Seen from one angle, Andreas Efstathiou's exhibit looks like a collection of tombstones.
"If I have to choose a name for it I'll call it The Two Views," Efstathiou told IBTimes UK. The artist described his work as a "visual protest" against Cyprus' strapped situation.
"People walking past the Central Bank will see an array of toilets and get the message and understand what has happened to this country," he told local media.
"The view from behind should remind them where they will end up," Efstathiou added.
"Isn't it the truth," said 62-year-old Kokos Konstantinou, a local resident, as he passed by and gazed at the artwork.
Efstathiou added: "I like the reaction of people passing by. I enjoy the sarcastic smile on their faces."
Cyprus agreed on a €23bn (£19.5bn) bailout in March with its eurozone partners and the IMF.
In Greece, an artist going under the name of Bleeps has developed a reputation for his street art about the financial crisis.
One painting shows a female model with one leg amputated below the knee. Next to it are the words: "Greece next economic model." Another work depicts a banker clutching a safe, as "Death" stands beside him.
"The established motivation for every activity is money. The motivation was never, after all, human beings," Bleeps' manifesto reads. "In capitalism, if you are not a part of the bourgeoisie, you are just a consumable unit."
In Italy, LOVE, a 36ft white marble sculpture by Maurizio Cattelan has been standing outside Milan's stock exchange since 2010.

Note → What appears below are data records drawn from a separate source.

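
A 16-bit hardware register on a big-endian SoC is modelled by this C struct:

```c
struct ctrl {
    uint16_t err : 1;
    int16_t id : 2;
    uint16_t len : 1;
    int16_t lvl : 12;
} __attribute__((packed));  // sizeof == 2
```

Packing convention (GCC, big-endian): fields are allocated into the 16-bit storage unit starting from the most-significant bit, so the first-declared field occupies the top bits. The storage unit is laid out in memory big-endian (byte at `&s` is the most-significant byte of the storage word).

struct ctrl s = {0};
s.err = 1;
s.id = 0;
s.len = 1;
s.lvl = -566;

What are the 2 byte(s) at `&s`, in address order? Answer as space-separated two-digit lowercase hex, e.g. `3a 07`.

9d ca

[15+:1] err=1 & 0x1 = 0x1; word=0x8000
[13+:2] id=0 & 0x3 = 0x0; word=0x8000
[12+:1] len=1 & 0x1 = 0x1; word=0x9000
[0+:12] lvl=-566 & 0xfff = 0xdca; word=0x9dca
word = 0x9dca → big-endian bytes:
  [0]=0x9d  [1]=0xca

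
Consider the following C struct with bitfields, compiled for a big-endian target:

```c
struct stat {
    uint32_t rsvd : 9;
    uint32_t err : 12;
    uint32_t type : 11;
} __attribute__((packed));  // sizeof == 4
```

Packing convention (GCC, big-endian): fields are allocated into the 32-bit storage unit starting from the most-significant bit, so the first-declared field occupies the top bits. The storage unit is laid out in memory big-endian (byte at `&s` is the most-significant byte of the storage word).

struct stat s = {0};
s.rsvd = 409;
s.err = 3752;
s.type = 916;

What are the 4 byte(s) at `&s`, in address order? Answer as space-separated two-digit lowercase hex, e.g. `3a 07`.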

The sculpture consists of a massive hand giving the fascist roman salute. All of its fingers except for the middle one have been cut off.
Cattelan said his sculpture was a protest against totalitarianism, although some critics say it can be read it as an insulting gesture to the world of finance.
Leading Spanish artist Santiago Sierra is also renowned for using art to highlight social injustice, particularly in the labour market.
In January Sierra hired 30 people to write the words "Work is Dictatorship" on a series of notebooks, eight hours a day for 12 days.